Visualizing Brain Proteinopathies Using [F-18] Flornaptitril-PET in the Prediction of Clinical Progression of Mild Cognitive Impairment with Either Suspected Chronic Traumatic Encephalopathy or Alzh

This project, titled "Visualizing Brain Proteinopathies Using [F-18] Flornaptitril-PET in the Prediction of Clinical Progression of Mild Cognitive Impairment with Either Suspected Chronic Traumatic Encephalopathy or Alzh[heimer's]," focuses on applying molecular positron emission tomography (PET) imaging with the tracer [F-18] flornaptitril to characterize and visualize brain proteinopathies in individuals with mild cognitive impairment (MCI) who have suspected chronic traumatic encephalopathy (CTE) or Alzheimer's disease (AD). The central purpose is to determine whether in vivo imaging of disease-associated protein aggregates can inform prognosis and predict clinical progression among patients with MCI and overlapping or uncertain etiologies.

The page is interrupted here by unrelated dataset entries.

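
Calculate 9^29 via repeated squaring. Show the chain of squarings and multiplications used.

Computing 9^29 by squaring (build up from 9^1; each line after the first costs one multiplication):

9^1 = 9
9^2 = (9^1)^2 = 9^2 = 81
9^3 = 9 * 9^2 = 9 * 81 = 729
9^6 = (9^3)^2 = 729^2 = 531441
9^7 = 9 * 9^6 = 9 * 531441 = 4782969
9^14 = (9^7)^2 = 4782969^2 = 22876792454961
9^28 = (9^14)^2 = 22876792454961^2 = 523347633027360537213511521
9^29 = 9 * 9^28 = 9 * 523347633027360537213511521 = 4710128697246244834921603689

Result: 4710128697246244834921603689
Multiplications needed: 7 (7 lines after 9^1)

9^29 = 4710128697246244834921603689. Using exponentiation by squaring, this requires 7 multiplications. The key idea: if the exponent is even, square the half-power; if odd, multiply by the base once.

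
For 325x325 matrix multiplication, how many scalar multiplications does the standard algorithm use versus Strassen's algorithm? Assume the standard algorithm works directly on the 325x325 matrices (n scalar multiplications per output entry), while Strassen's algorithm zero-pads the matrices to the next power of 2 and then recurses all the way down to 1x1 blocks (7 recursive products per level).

Matrix multiplication for 325x325 matrices:

Strassen's algorithm requires power-of-2 dimensions. Pad 325x325 to 512x512 (next power of 2).

Standard algorithm: 325^3 = 34328125 multiplications
Strassen's algorithm: 7^(log2(512)) = 7^9 = 40353607 multiplications
Difference: 34328125 - 40353607 = -6025482 (Strassen uses MORE here due to padding overhead — for small or just-over-power-of-2 n, padding can outweigh the per-level savings)

Standard: 34328125 multiplications (325^3). Strassen: 40353607 multiplications (7^9, after padding to 512x512). Strassen reduces 8 recursive multiplications to 7 at each level.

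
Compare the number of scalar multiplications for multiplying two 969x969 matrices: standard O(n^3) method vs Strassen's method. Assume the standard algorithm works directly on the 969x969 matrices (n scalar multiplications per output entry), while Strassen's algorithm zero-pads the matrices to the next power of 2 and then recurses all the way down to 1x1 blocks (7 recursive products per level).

Matrix multiplication for 969x969 matrices:

Strassen's algorithm requires power-of-2 dimensions. Pad 969x969 to 1024x1024 (next power of 2).

Standard algorithm: 969^3 = 909853209 multiplications
Strassen's algorithm: 7^(log2(1024)) = 7^10 = 282475249 multiplications
Savings: 909853209 - 282475249 = 627377960 multiplications

Standard: 909853209 multiplications (969^3). Strassen: 282475249 multiplications (7^10, after padding to 1024x1024). Strassen reduces 8 recursive multiplications to 7 at each level.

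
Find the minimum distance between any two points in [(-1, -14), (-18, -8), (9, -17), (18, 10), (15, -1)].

Computing all pairwise distances among 5 points:

d((-1, -14), (-18, -8)) = 18.0278
d((-1, -14), (9, -17)) = 10.4403 <-- minimum
d((-1, -14), (18, 10)) = 30.6105
d((-1, -14), (15, -1)) = 20.6155
d((-18, -8), (9, -17)) = 28.4605
d((-18, -8), (18, 10)) = 40.2492
d((-18, -8), (15, -1)) = 33.7343
d((9, -17), (18, 10)) = 28.4605
d((9, -17), (15, -1)) = 17.088
d((18, 10), (15, -1)) = 11.4018

Closest pair: (-1, -14) and (9, -17) with distance 10.4403

The closest pair is (-1, -14) and (9, -17) with Euclidean distance 10.4403. For 5 points, brute-force pairwise comparison is shown above. For large n, the divide-and-conquer algorithm (sort by x, recurse on halves, check the dividing strip) achieves O(n log n).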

Using flornaptitril-PET to detect and map pathological protein deposition offers a noninvasive window into molecular pathology that is otherwise available only at autopsy. By comparing PET signal patterns, distribution, and burden across individuals with suspected CTE-related versus AD-related processes, the study seeks to identify imaging signatures associated with different trajectories of cognitive decline. The project emphasizes longitudinal clinical correlation: imaging findings will be linked to serial cognitive assessments and functional outcomes to evaluate whether baseline or evolving PET markers are predictive of clinical worsening, stabilization, or conversion to dementia. Beyond diagnostic classification, this work aims to refine risk stratification for patients presenting with MCI and ambiguous clinical histories, including those with prior head trauma or mixed risk factors.

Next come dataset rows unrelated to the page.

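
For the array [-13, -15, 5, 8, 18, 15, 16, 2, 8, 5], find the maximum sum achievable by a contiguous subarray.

Using Kadane's algorithm on [-13, -15, 5, 8, 18, 15, 16, 2, 8, 5]:

Scanning through the array:
Position 1 (value -15): max_ending_here = -15, max_so_far = -13
Position 2 (value 5): max_ending_here = 5, max_so_far = 5
Position 3 (value 8): max_ending_here = 13, max_so_far = 13
Position 4 (value 18): max_ending_here = 31, max_so_far = 31
Position 5 (value 15): max_ending_here = 46, max_so_far = 46
Position 6 (value 16): max_ending_here = 62, max_so_far = 62
Position 7 (value 2): max_ending_here = 64, max_so_far = 64
Position 8 (value 8): max_ending_here = 72, max_so_far = 72
Position 9 (value 5): max_ending_here = 77, max_so_far = 77

Maximum subarray: [5, 8, 18, 15, 16, 2, 8, 5]
Maximum sum: 77

The maximum subarray is [5, 8, 18, 15, 16, 2, 8, 5] with sum 77. This subarray runs from index 2 to index 9.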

The research also explores the potential for flornaptitril-PET to distinguish overlapping proteinopathies and to detect mixed pathology, an important consideration in older adults where multiple neurodegenerative processes frequently coexist. Methodologically, the study centers on standardized PET acquisition and image analysis protocols to quantify tracer retention in target regions implicated in CTE and AD, enabling comparison across participants and timepoints. Imaging results will be interpreted in the context of clinical phenotypes, neuropsychological profiles, and, where available, complementary biomarkers to build an integrated model of disease progression.

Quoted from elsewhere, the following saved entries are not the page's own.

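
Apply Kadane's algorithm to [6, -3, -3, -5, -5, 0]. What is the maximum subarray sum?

Using Kadane's algorithm on [6, -3, -3, -5, -5, 0]:

Scanning through the array:
Position 1 (value -3): max_ending_here = 3, max_so_far = 6
Position 2 (value -3): max_ending_here = 0, max_so_far = 6
Position 3 (value -5): max_ending_here = -5, max_so_far = 6
Position 4 (value -5): max_ending_here = -5, max_so_far = 6
Position 5 (value 0): max_ending_here = 0, max_so_far = 6

Maximum subarray: [6]
Maximum sum: 6

The maximum subarray is [6] with sum 6. This subarray runs from index 0 to index 0.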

If successful, the project could inform clinical decision-making by identifying individuals at higher risk for rapid decline who may benefit from closer monitoring, early therapeutic intervention, or enrollment in clinical trials. It may also contribute to the development of imaging endpoints for treatment studies targeting proteinopathies. Overall, this investigation aims to leverage flornaptitril-PET to improve understanding of the molecular underpinnings of MCI in populations with suspected CTE or AD, to enhance prognostic precision, and to support more personalized approaches to diagnosis, counseling, and management of patients at risk for neurodegenerative progression.